Zukunft gestalten in einer zersplitterten Welt Discussion paper, March 2017

Verblüfft. Ungläublig. Besorgt. So reagierten Teilnehmende des letztjährigen Weltwirtschaftsforums auf einen neuen Supercomputer, der in Sekundenbruchteilen Milliarden Sensordaten auswerten, und hochkomplexe Organisationen steuern können sollte.

Leider oder glücklicherweise, laut etwa 80% der Davosteilnehmer, existiert dieser  Computer noch nicht. Er war Teil einer Ausstellung, in der Wissenschaftler und Künstler gemeinsam erforschten, wie intelligente Maschinen unser Leben verändern werden: Was wäre, wenn Maschinen die menschliche Intelligenz in allen Gebieten erreichten oder gar überstiegen, und uns so nach und nach das Denken und Entscheiden abnähmen?

Derartige Zukunftsvisionen erregen unsere Fantasie seit Generationen. Trotzdem haben wir selten so obsessiv unsere Ängste in Zukunftstechnologien projiziert. Das hat zwei Gründe: Erstens erleben wir gegenwärtig bedeutende technologische Sprünge, wie die rasante Entwicklung von spezieller hin zu allgemeiner künstlicher Intelligenz; zweitens erleben wir massive gesellschaftliche Spannungen durch Stagnation,  Erosion, und  Zersplitterung alter Ordnung.
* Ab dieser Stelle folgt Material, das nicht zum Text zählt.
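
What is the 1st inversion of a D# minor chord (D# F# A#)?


Reasoning:
Root position: D# F# A#
1st inversion: move root up an octave
Bass note: F#
Notes (bottom to top) = F# A# D#


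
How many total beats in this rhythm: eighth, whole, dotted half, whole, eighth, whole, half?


Working:
Beat values:
  eighth = 0.5 beats
  whole = 4 beats
  dotted half = 3 beats
  whole = 4 beats
  eighth = 0.5 beats
  whole = 4 beats
  half = 2 beats
Sum = 0.5 + 4 + 3 + 4 + 0.5 + 4 + 2
= 18 beats


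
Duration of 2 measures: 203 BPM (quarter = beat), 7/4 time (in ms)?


Let's work it out.
Quarter-note beat duration = 60000 / 203 ms
Beats per measure (7/4) = 7
One measure = 7 × 60000 / 203 = 420000 / 203 ms
2 measures = 2 × 420000 / 203 = 840000 / 203
= 4137.9 ms


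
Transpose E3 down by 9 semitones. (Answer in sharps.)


Solution.
E3: chromatic position 4 in octave 3 → absolute = 3×12 + 4 = 40
Transpose down 9: 40 - 9 = 31
31 = 2×12 + 7 → G in octave 2
Result = G2


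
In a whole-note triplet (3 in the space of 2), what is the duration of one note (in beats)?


Triplet: 3 notes occupy the space of 2 whole notes
Space = 2 × 4 = 8 beats
Each triplet note = 8 / 3 = 8/3 beats
= 8/3 beats


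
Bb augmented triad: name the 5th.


Augmented triad = root + major 3rd (4 semitones) + augmented 5th (8 semitones)
A triad on Bb stacks thirds, so the chord tones use letter names B-D-F
Root: Bb
Major 3rd above Bb: D
Augmented 5th above Bb: F#
The 5th = F#


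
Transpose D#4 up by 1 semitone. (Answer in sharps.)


Working:
D#4: chromatic position 3 in octave 4 → absolute = 4×12 + 3 = 51
Transpose up 1: 51 + 1 = 52
52 = 4×12 + 4 → E in octave 4
Result = E4


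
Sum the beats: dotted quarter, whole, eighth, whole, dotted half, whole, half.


Solution.
Beat values:
  dotted quarter = 1.5 beats
  whole = 4 beats
  eighth = 0.5 beats
  whole = 4 beats
  dotted half = 3 beats
  whole = 4 beats
  half = 2 beats
Sum = 1.5 + 4 + 0.5 + 4 + 3 + 4 + 2
= 19 beats


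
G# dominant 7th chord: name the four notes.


Let's work it out.
Dominant 7th chord = root + major 3rd + perfect 5th + minor 7th
Seventh chords stack in thirds, so the letter names are G-B-D-F
Root: G#
Major 3rd above G#: B#
Perfect 5th above G#: D#
Minor 7th above G#: F#
Chord = G# B# D# F#


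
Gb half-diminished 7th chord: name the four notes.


Reasoning:
Half-diminished 7th chord = root + minor 3rd + diminished 5th + minor 7th
Seventh chords stack in thirds, so the letter names are G-B-D-F
Root: Gb
Minor 3rd above Gb: Bbb
Diminished 5th above Gb: Dbb
Minor 7th above Gb: Fb
Chord = Gb Bbb Dbb Fb


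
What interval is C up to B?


Reasoning:
Letter names: C → B spans 7 letter names → a 7th
Semitones: C → B = 11 half-steps
A 7th of 11 semitones is a major 7th
= major 7th


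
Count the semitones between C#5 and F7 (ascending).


Solution.
Absolute semitone position = octave×12 + chromatic position
C#5: 5×12 + 1 = 61
F7: 7×12 + 5 = 89
Difference = 89 - 61 = 28
= 28 semitones


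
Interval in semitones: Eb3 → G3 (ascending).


Solution.
Absolute semitone position = octave×12 + chromatic position
Eb3: 3×12 + 3 = 39
G3: 3×12 + 7 = 43
Difference = 43 - 39 = 4
= 4 semitones


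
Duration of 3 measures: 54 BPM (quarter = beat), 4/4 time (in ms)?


Working:
Quarter-note beat duration = 60000 / 54 ms
Beats per measure (4/4) = 4
One measure = 4 × 60000 / 54 = 240000 / 54 ms
3 measures = 3 × 240000 / 54 = 720000 / 54
= 13333.3 ms


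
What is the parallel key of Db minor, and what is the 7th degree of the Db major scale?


Reasoning:
Parallel keys share the same tonic but differ in mode
Db minor → parallel is Db major
Db major scale: Db Eb F Gb Ab Bb C
= Db major; 7th degree = C


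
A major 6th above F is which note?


Let's work it out.
A 6th spans 6 letter names, so from F we land on D
A major 6th = 9 semitones above F
Spell D at that pitch: D
= D


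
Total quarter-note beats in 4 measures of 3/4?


Reasoning:
Time signature 3/4: the bottom number 4 means the quarter note gets one count
The top number 3 means 3 quarter-note beats per measure
Total = 3 × 4 measures
= 12 quarter-note beats


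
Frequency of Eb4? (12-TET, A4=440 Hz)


Reasoning:
f = 440 × 2^(n/12) where n = semitones from A4
Eb4: -6 semitones from A4
f = 440 × 2^(-6/12)
f = 311.13 Hz


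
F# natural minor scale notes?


Reasoning:
Natural minor scale pattern: W-H-W-W-H-W-W (2-1-2-2-1-2-2 semitones)
Starting from F#:
  F# + 2 semitones → G#
  G# + 1 semitone → A
  A + 2 semitones → B
  B + 2 semitones → C#
  C# + 1 semitone → D
  D + 2 semitones → E
  E + 2 semitones → F#
Scale = F# G# A B C# D E


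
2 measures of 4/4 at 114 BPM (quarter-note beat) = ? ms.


Working:
Quarter-note beat duration = 60000 / 114 ms
Beats per measure (4/4) = 4
One measure = 4 × 60000 / 114 = 240000 / 114 ms
2 measures = 2 × 240000 / 114 = 480000 / 114
= 4210.5 ms


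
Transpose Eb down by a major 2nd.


Working:
major 2nd: 2 letter names, 2 semitones
Letter: E - 1 → D
Pitch: Eb - 2 semitones, spelled as a D → Db
= Db


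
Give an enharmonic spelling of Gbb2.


Enharmonic notes sound the same pitch but are spelled with different letter names
Gbb and F name the same pitch class
= F2


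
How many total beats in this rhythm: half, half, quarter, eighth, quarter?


Beat values:
  half = 2 beats
  half = 2 beats
  quarter = 1 beat
  eighth = 0.5 beats
  quarter = 1 beat
Sum = 2 + 2 + 1 + 0.5 + 1
= 6.5 beats


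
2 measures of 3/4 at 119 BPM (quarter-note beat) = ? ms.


Solution.
Quarter-note beat duration = 60000 / 119 ms
Beats per measure (3/4) = 3
One measure = 3 × 60000 / 119 = 180000 / 119 ms
2 measures = 2 × 180000 / 119 = 360000 / 119
= 3025.2 ms


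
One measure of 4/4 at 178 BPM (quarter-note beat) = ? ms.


Quarter-note beat duration = 60000 / 178 ms
Beats per measure (4/4) = 4
One measure = 4 × 60000 / 178 = 240000 / 178 ms
= 1348.3 ms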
Beide Faktoren bestimmen nicht die Zukunft, aber sie bereiten den Boden für einen grundlegenden strukturellen und möglicherweise abrupten Wandel, die so genannte „Vierte Industrielle Revolution“. „There is a crack in everything. That’s how the light gets in“ – dichtete einmal der Kanadische Sänger und Songwriter Leonard Cohen. Zersplitterung ist Erneuerung. Wie die Vierte Industrielle Revolution den vielen und nicht nur den wenigen nützen kann, sie nicht einfach zu einer „Palastrevolution“ wird, dieser Frage widmet sich das diesjährige Davosforum.

Erneuerung.

Die vielleicht poetischste Idee einer künstlichen Superintelligenz ist über 60 Jahre alt. Sie entspringt dem Essay Franchise aus der Feder des Science Fiction Autors Isaac Asimov. Franchise spielt im Jahr 2008. Wahlen wurden abgeschafft. Ein Computer namens Multivac wählt den US Präsidenten – mittels „Big Data“ und „Machine Learning“.

Das einzige Manko von Multivac ist, dass er nicht wie ein Mensch empfindet. Deshalb wird nach dem Zufallsprinzip ein Bürger bestimmt, dessen Gefühl zusammen mit Multivac‘s Daten den Präsidenten ermittelt. Im Jahr 2008 fiel die Wahl auf den wenig erfreuten Gemischtwarenhändler Norman Muller aus dem kleinen Städchen Bloomington, Indiana.

Asimov’s düstere Kurzgeschichte war inspiriert von einer technischen Sensation, dem Univac. Univac war der erste Hochrechnungsrechner der Demokratiegeschichte. Er kam im Jahr 1952 am Abend der US Präsidentschaftswahl zum Einsatz. Univac ermittelte das Wahlergebnis schneller als je zuvor und war doch ein Reinfall: die Entwickler trauten der Vorhersage eines klaren Eisenhower-Sieges nicht, da Umfragen einen knappen Ausgang vorher gesagt hatten. Erst als das Ergebnis schon offiziell bestätigt war, rückten sie mit dem ihrigen heraus. Univac war schnell vergessen.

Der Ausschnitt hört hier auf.